Note how the Vulva symbolically gives birth to a mini-vulva, her daughter, in the credits of the video. The Vulva is a site of procreative energy (in this case, apparently NOT needing any male penetration to regenerate itself!).

Origin of the word “Vulva” (like “Vagina”) is metaphorical. Vulva –> “Turning Thing,” “Revolving Thing,” “Thing wrapping round” –> had a cosmic significance in ancient times (the “Womb of Nature” –> humanity whirled round in the great cycles of the turning universe) from L. vulva, earlier volva "womb, female sexual organ," lit. "wrapper," from volvere "to turn, twist, roll, revolve," from Proto Indo-European base *wel- "to turn, revolve"

Slide 42: Sexual Synecdoche refined

Not just a sexual organ for a whole person but also –> an iconic person for a whole city

Example: Carrie Bradshaw for New York City

The substitution of Carrie Bradshaw for “NY” in a Times Square billboard indicates Sarah Jessica Parker’s status as an erotic icon of the City. She is metonymically “troped” as the erotic embodiment of the gendered city of New York (Manhattan specifically).

She is a part of the population of NY yet she “stands in” by symbolic substitution for the whole of New York, or at least the whole erotic-consumerist culture of Manhattan.

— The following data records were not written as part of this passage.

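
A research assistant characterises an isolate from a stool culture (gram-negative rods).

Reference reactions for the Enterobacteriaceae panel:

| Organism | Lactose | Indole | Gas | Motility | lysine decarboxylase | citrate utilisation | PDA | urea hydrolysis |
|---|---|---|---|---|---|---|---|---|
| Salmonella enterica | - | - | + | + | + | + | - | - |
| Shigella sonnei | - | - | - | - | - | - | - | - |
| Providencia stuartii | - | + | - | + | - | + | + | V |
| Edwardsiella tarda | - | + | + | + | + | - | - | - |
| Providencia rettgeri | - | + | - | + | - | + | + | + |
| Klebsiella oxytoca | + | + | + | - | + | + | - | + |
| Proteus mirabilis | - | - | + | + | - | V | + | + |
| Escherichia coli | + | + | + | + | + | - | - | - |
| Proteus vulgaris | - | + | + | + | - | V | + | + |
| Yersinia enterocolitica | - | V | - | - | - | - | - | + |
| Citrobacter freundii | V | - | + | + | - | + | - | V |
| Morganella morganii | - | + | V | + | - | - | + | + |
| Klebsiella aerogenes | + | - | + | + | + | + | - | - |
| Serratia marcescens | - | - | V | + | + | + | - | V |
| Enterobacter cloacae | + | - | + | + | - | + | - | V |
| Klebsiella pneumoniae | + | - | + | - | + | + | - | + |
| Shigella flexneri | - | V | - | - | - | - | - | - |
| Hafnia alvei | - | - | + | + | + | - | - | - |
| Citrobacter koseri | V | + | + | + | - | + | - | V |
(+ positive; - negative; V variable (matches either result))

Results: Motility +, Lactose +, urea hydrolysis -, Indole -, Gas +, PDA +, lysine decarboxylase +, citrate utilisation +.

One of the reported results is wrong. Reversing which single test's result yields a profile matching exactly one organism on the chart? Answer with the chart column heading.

PDA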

Notice the sexual metonymy on her dress (the Empire State Building skyscraper as a phallus): this BIG BUILDING also “stands in” as a symbolic image of her chief love interest “MR BIG”

The implication of all this, of course, is that Mr. Big has a big powerful penis. The use of the Empire State Building as a symbolic stand-in for his (always concealed) member effectively exaggerates its size – makes it awe-inspiringly GIGANTIC.